Around the same time as the prosecution in People v. Williams, a man in Buffalo, New York, was charged with Reckless Endangerment for having unprotected sex with several women when he knew he had tested positive for HIV. The man pleaded guilty to Reckless Endangerment in the Second Degree and he was sentenced to 1 year in prison. He was sentenced to concurrent sentences of 1 year for each of the 5 complaining witnesses.
With all of this in mind, could a person be arrested and prosecuted for Criminal Coronavirus Transmission in New York?
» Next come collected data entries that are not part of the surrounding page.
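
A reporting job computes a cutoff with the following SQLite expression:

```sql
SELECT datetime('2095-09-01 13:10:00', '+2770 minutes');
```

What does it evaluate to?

2095-09-03 11:20:00

2770 minutes = 46h 10m; +2770 minutes from 2095-09-01 13:10:00 is 2095-09-03 11:20:00 (crosses midnight).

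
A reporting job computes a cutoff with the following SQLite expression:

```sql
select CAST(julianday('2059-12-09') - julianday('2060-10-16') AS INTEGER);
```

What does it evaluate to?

22 days remain in December 2059 after the 9th (31 − 9).
Full months from January 2060 through September 2060 contribute their day counts.
Then 16 days into October 2060.
Total: 22 + 31 + 29 + 31 + 30 + 31 + 30 + 31 + 31 + 30 + 16 = 312.
The subtraction is earlier − later, so the result is −312 → -312.

-312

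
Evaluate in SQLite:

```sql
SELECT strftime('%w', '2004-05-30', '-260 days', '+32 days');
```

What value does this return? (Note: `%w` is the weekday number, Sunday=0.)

3

First apply '-260 days', '+32 days': 2004-05-30 → 2003-10-15.
2003-10-15 is a Wednesday; with Sunday=0 that is 3.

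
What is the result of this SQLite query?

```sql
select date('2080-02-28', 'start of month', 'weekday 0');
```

`start of month` rewinds 2080-02-28 to 2080-02-01.
`weekday 0` advances to the next Sunday; 2080-02-01 is a Thursday, so it moves forward to 2080-02-04.

2080-02-04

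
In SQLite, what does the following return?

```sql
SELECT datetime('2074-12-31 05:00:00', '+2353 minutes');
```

2353 minutes = 39h 13m; +2353 minutes from 2074-12-31 05:00:00 is 2075-01-01 20:13:00 (crosses midnight).

2075-01-01 20:13:00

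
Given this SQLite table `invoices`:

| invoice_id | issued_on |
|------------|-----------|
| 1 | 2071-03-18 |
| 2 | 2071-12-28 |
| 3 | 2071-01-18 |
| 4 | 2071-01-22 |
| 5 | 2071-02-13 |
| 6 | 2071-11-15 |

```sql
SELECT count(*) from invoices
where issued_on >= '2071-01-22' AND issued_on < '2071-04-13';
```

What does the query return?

Rows in [2071-01-22, 2071-04-13): 2071-03-18, 2071-01-22, 2071-02-13 → 3 rows.

3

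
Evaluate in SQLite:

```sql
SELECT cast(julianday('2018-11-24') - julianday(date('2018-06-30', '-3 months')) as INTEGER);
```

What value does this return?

Adding -3 months to 2018-06-30 gives 2018-03-30.
1 day remains in March 2018 after the 30th (31 − 30).
Full months from April 2018 through October 2018 contribute their day counts.
Then 24 days into November 2018.
Total: 1 + 30 + 31 + 30 + 31 + 31 + 30 + 31 + 24 = 239.

239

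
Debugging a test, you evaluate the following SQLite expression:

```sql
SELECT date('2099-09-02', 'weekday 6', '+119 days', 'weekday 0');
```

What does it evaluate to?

`weekday 6` advances to the next Saturday; 2099-09-02 is a Wednesday, so it moves forward to 2099-09-05.
Applying '+119 days' to 2099-09-05: counting 119 days forward gives 2100-01-02.
`weekday 0` advances to the next Sunday; 2100-01-02 is a Saturday, so it moves forward to 2100-01-03.

2100-01-03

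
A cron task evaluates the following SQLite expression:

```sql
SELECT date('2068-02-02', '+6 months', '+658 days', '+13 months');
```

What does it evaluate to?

2071-06-22

Adding +6 months to 2068-02-02 gives 2068-08-02.
Applying '+658 days' to 2068-08-02: counting 658 days forward gives 2070-05-22.
Adding +13 months to 2070-05-22 gives 2071-06-22.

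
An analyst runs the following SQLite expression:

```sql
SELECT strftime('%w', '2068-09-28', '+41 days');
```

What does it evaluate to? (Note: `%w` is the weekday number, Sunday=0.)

4

First apply '+41 days': 2068-09-28 → 2068-11-08.
2068-11-08 is a Thursday; with Sunday=0 that is 4.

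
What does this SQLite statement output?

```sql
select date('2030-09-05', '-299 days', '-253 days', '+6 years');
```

Applying '-299 days' to 2030-09-05: counting 299 days back gives 2029-11-10.
Applying '-253 days' to 2029-11-10: counting 253 days back gives 2029-03-02.
Adding +6 years to 2029-03-02 gives 2035-03-02.

2035-03-02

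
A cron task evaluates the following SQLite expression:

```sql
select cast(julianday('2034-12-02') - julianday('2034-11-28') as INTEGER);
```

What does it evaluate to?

2 days remain in November 2034 after the 28th (30 − 28).
Then 2 days into December 2034.
Total: 2 + 2 = 4.

4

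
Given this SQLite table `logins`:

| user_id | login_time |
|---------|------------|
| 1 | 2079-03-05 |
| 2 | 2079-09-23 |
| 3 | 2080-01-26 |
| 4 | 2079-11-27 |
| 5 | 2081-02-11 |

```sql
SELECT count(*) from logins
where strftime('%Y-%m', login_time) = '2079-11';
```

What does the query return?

1

Rows with year-month 2079-11: 2079-11-27 → 1.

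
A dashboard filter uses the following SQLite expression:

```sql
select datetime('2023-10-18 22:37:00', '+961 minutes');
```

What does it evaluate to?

2023-10-19 14:38:00

961 minutes = 16h 1m; +961 minutes from 2023-10-18 22:37:00 is 2023-10-19 14:38:00 (crosses midnight).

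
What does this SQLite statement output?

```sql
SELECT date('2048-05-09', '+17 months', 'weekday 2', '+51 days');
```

Adding +17 months to 2048-05-09 gives 2049-10-09.
`weekday 2` advances to the next Tuesday; 2049-10-09 is a Saturday, so it moves forward to 2049-10-12.
Applying '+51 days' to 2049-10-12: counting 51 days forward gives 2049-12-02.

2049-12-02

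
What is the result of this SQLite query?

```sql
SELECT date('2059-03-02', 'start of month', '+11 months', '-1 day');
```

`start of month` rewinds 2059-03-02 to 2059-03-01.
Adding +11 months to 2059-03-01 gives 2060-02-01.
Going back 1 day from 2060-02-01 reaches 2060-01-31 (last day of January, 31 days).

2060-01-31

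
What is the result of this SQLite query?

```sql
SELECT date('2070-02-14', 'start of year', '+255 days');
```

`start of year` rewinds 2070-02-14 to 2070-01-01.
Applying '+255 days' to 2070-01-01: counting 255 days forward gives 2070-09-13.

2070-09-13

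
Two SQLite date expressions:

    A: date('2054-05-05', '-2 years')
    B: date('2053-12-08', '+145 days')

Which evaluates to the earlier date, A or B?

A = 2052-05-05.
B = 2054-05-02.
A is earlier.

A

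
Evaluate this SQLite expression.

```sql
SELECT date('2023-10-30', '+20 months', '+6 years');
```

2031-06-30

Adding +20 months to 2023-10-30 gives 2025-06-30.
Adding +6 years to 2025-06-30 gives 2031-06-30.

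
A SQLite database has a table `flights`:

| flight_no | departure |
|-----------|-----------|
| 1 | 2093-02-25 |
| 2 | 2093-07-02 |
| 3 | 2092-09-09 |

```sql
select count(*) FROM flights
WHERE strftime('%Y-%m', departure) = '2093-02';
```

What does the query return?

1

Rows with year-month 2093-02: 2093-02-25 → 1.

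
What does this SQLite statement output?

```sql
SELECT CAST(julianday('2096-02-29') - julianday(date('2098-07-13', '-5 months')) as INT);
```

-715

Adding -5 months to 2098-07-13 gives 2098-02-13.
0 days remain in February 2096 after the 29th (29 − 29).
Full months from March 2096 through January 2098 contribute their day counts.
Then 13 days into February 2098.
Total: 0 + 31 + 30 + 31 + 30 + 31 + 31 + 30 + 31 + 30 + 31 + 31 + 28 + 31 + 30 + 31 + 30 + 31 + 31 + 30 + 31 + 30 + 31 + 31 + 13 = 715.
The subtraction is earlier − later, so the result is −715 → -715.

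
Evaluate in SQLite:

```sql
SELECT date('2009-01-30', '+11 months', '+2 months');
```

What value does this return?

Adding +11 months to 2009-01-30 gives 2009-12-30.
Adding +2 months to 2009-12-30 targets 2010-02-30. February 2010 has only 28 days, so SQLite normalizes the 2-day overflow forward to 2010-03-02.

2010-03-02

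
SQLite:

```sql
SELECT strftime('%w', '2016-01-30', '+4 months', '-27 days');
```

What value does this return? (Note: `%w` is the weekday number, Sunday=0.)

First apply '+4 months', '-27 days': 2016-01-30 → 2016-05-03.
2016-05-03 is a Tuesday; with Sunday=0 that is 2.

2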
The answer is that such criminal charges are highly unlikely even if it is theoretically possible. In order for a person to be charged with criminal transmission of Coronavirus he or she would have to know or believe that they have the virus, it would have be pretty obvious that his or her intent was to infect others (took steps to infect others), he or she was the cause of the infection in the person or people and the person or people infected experienced at least some of the more severe effects of the virus. Even if Criminal Coronavirus Transmission is unlikely that doesn’t mean that a person who actually knows or may believe that he or she has Coronavirus (COVID-19) should take steps not to spread the virus; of course he or she should. The Centers for the Disease Control and Prevention (CDC) offers helpful advice.